St. Declan – July 24
Today marks the feast day of St. Declan, patron of Ardmore, Ireland. Declan does not receive the same attention as another Irish Saint, Patrick, but Declan too was instrumental in the development and growth of the church in Ireland. According to legend Declan had a miraculous black bell that allowed him to summon an empty vessel to take him from Rome where he had been consecrated, back to his beloved homeland. It is said that he placed the bell in a rock and with Declan’s prayers, the rock floated out to sea. Declan followed the floating rock and bell and it led him to shore at Ardmore, Co. Waterford. It was there that this man, who as a boy could not have his appetite for scripture abated, took on an industrious ministry that included building a church and indeed, creating legends.
The past two nights I have journeyed into a land of dreams. So much has happened in the 13 hours of my torpidity. I cannot remember most of it but it has been a fanciful journey into strange and far off lands with a mixture of people and characters, some of who are real and others who are imaginary. I have been in the company of Regis Phibin, and Jean Vanier. As strange as it sounds, I even played a role in the play Oklahoma which I know next to nothing about and which I have never seen. (It was fun being on the stage at Stratford however). The nights can be for me a time of unbelievable fancy and these past two have been for sure.

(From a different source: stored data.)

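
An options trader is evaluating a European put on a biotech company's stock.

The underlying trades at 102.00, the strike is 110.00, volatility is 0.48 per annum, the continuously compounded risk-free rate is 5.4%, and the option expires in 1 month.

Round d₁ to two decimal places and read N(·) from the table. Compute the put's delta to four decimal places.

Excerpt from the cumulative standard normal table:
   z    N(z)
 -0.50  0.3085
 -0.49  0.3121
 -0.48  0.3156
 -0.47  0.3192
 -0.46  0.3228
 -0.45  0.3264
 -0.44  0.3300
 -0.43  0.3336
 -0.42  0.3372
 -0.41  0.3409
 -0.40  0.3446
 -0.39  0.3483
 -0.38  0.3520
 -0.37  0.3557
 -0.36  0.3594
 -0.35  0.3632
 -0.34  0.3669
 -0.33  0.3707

σ√T = 0.48 × 0.2887 = 0.1386
d₁ = [ln(102/110) + (0.054 + 0.48²/2)·0.08333] / 0.1386 = [-0.0755 + 0.0141] / 0.1386 = -0.4432 ≈ -0.44
N(d₁) = N(-0.44) = 0.3300
Δ_put = N(d₁) − 1 = 0.3300 − 1 = -0.6700

-0.6700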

I have in my under-consciousness, been with my family out east, I have been with Catherinanne, I have even been with friends that I have not seen in years. I have been bewitched by the very plot lines that have unfolded and as is usually the case with my dreams, I can recount not one of them. Morning comes, or for that matter mid-hibernation at 4 AM, and I wake knowing that I have been captivated by my dreams and yet recollections seems a lost cause. Strange indeed. When I read about Declan I am reminded of my night-time reveries. I am not sure why, but I am.
Perhaps it is the grand sense of lore and legend, myth and mystery of a saint like Declan. Perhaps it is the fabled floating rock and bell that awaken in me the ability in my unsleeping to be as imaginative as I am in my slumber. Perhaps Declan takes me back to my Shangri-La, because of the story of his life. In his youth he longed for knowledge, and in his adulthood he longed for his home and that mystical bell gave him magical powers to summon all that was needed to take him to his Shangri-La. I think that in my dreamscape that is important. I think that in sleep we allow our minds to magically bring us to places where we long to be. As I sleep I can act on stage, I can be held by my wife, I can kiss children whom I miss and long to see and hold, I can have tea with seaside neighbours, I can walk the well worn trails from gulley to gulley and from brook to brook, I can laugh with brothers and sisters and be a torment to parents, I can speak to the spiritual masters, play hockey with the greats, I can offer hope to the hopeless and I can be present to the dying, I can take away sorrows and relieve suffering and anguish, I can tell the perfect joke, and I can offend no one. I can be just about anything in this other world to which I journey on a semi-conscious basis. Simply, I can be what in consciousness I wish that I could be. Perhaps dreams are for us like Declan’s Mystical Bell. Perhaps dreams give us the freedom to step into a numinous vessel whose buoyancy is aspiration and whose destination is the consummation of love and hope, of presence and peace.
In any event, I am glad that I came across Declan today as he has reminded me of the magical kingdom to which I travel. Sometimes it is a frightening place but more often than not it is a playground for the mind and a balloon ride for the soul.